The Statistical Atlases and Computational Modeling of the Heart (STACOM) workshop has been running annually at MICCAI since 2010. The 12th edition of STACOM workshop will be held in conjunction with the MICCAI 2021 in Strasbourg, France. The STACOM workshop is aiming to create a collaborative forum for young/senior researchers (engineers, biophysicists, mathematicians) and clinicians, working on: statistical analysis of cardiac morphology and dynamics, computational modelling of the heart and fluid dynamics, data/models sharing, personalisation of cardiac electro-mechanical models, quantitative image analysis and translational methods into clinical practice.
27 September 2021
|9:10 UTC||From Spins to Pictures to Digital Organs and Back
Keynote speaker: Sebastian Kozerke, Professor of Biomedical Imaging, ETH Zurich
Among the diagnostic imaging modalities, Magnetic Resonance (MR) imaging stands out as it offers a wealth of contrast mechanisms. Using bipolar magnetic field gradients, motion of spins can be encoded. Depending on the scale or range of motion, modulations of image magnitude or phase can be detected. Coherent motion, as for example found with blood flow in larger vessels, is readily quantifiable as a phase change in the images while incoherent or stochastic motion, as with diffusing water in tissue, is detectable as image voxel-based magnitude attenuation. While both types of motion are encoded with essentially the same MR experiment, they offer very distinct insights into in-vivo anatomy and function.

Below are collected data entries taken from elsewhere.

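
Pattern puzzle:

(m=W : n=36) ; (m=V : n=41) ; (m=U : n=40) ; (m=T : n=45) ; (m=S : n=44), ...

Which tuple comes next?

M goes W, V, U, T, S → R (letters move back 1 place in the alphabet).
N: 36, 41, 40, 45, 44 → 49 (alternating steps +5, −1, +5, −1, …).
So the next tuple is (m=R : n=49).

(m=R : n=49)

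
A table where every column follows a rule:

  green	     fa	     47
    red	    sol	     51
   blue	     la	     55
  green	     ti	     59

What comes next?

Colour goes green, red, blue, green → red (repeats green → red → blue).
Note — runs through the solfège scale do→ti: fa, sol, la, ti → do.
Third component: 47, 51, 55, 59 → 63 (+4 each step).
Combining the parts gives red  do  63.

red  do  63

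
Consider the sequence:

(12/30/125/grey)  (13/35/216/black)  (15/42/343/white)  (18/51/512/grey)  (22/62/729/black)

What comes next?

(27/75/1000/white)

First slot: differences are 1, 2, 3, … (increasing by 1 each time), so 12, 13, 15, 18, 22 → 27.
Second slot: differences are 5, 7, 9, … (increasing by 2 each time), so 30, 35, 42, 51, 62 → 75.
Third slot — perfect cubes: 5³, 6³, 7³, …: 125, 216, 343, 512, 729 → 1000.
Shade — repeats grey → black → white: grey, black, white, grey, black → white.
So the next tuple is (27/75/1000/white).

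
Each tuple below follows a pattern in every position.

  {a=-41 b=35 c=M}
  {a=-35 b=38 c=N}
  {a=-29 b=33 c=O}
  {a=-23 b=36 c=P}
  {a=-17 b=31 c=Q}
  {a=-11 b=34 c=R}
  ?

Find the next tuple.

A — +6 each step: -41, -35, -29, -23, -17, -11 → -5.
For the b, alternating steps +3, −5, +3, −5, …: 35, 38, 33, 36, 31, 34 → 29.
C: M, N, O, P, Q, R → S (letters move forward 1 place in the alphabet).
Combining the parts gives {a=-5 b=29 c=S}.

{a=-5 b=29 c=S}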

Beyond motion-sensitive imaging, metabolic MR imaging offers yet another angle of capturing the complex interplay of mechanisms in-vivo. While MR has profited from the abundance of water in the human body, probing non-proton substrates has turned out very challenging given the low polarization of non-proton nuclei, the low concentration of non-proton-based substrates such as organic molecules and the limited sensitivity of detecting non-proton compounds. With break-through advances in dissolution Dynamic Nuclear Polarization (DNP) technology a new era has started allowing for real-time MR imaging of key metabolic substrates in the in-vivo heart and other organs.
In this presentation, we will discuss the importance of understanding the interplay of substrate supply, substrate metabolism and function of the heart. It will be demonstrated that changes in metabolic turnover present early hallmarks of deranging function as seen for example in heart failure. In the presentation the basic ideas of encoding flow, diffusion and metabolic information will be conveyed and critically discussed. The importance of discriminating between an analog encoding realm versus digital inference will be stressed and set in contrast to common beliefs in voxel-based information as it is currently witnessed with machine learning based image classifications. We will show the role of MR image-guided digital organs for inferring sub-voxel information from in-vivo measurements and will paint a future scenario of patient-specific in-silico diagnostics and prediction including approaches to optimal experimental design of imaging.
|10:00 UTC||Regular papers (each: 2 min presentation, 8 min Q&A)
|11:15 UTC||Poster session 1
|12:00 UTC||Lunch break|
|13:00 UTC||M2Ms-2 (Multi-Disease, Multi-View & Multi-Center Right) Right Ventricular Challenge results|
|15:15 UTC||Poster session 2
|16:00 UTC||Regular papers (each: 2 min presentation, 8 min Q&A)
|17:12 UTC||Prizes and closing|
The STACOM 2021 workshop accepts regular paper submission describing new methods in the following (not limited) topics:
- Statistical analysis of cardiac morphology and morphodynamics
- Computational modeling and simulation of the heart and the great vessels
- Personalisation of cardiac model, electrophysiology and mechanics
- Quantitative cardiac image analysis
- Sharing and reusing cardiac model repository
- Translational studies of cardiac image analysis in clinical practice
The STACOM 2021 workshop will accept 8-page papers (LNCS-Springer format) as regular submissions or challenges. General rules for the submission:
- Initial submission must be anonymised and limited to 8 LNCS pages including the References.
- Use the LNCS templates/guidelines.
- Camera-ready version of accepted papers should include authors’ names & affiliations and can be up to 12 pages
Note that there might be different rules prior paper submission for the challenges. Please refer to specific guidelines from the challenge website. Selected papers will be published in a Lecture Notes in Computer Science proceeding published by Springer (see previous STACOM proceedings).
M&Ms-2: Multi-Disease, Multi-View & Multi-Center Right Ventricular Segmentation in Cardiac MRI Challenge
In this challenge, we invite participants to implement and evaluate advanced approaches based on machine/deep learning for right ventricular segmentation in a multi-disease, multi-view and multi-center setting. A novel aspect of this challenge is the inclusion of long-axis images to help the automatic definition of the basal plane of the RV, which can be confused with the right atrium.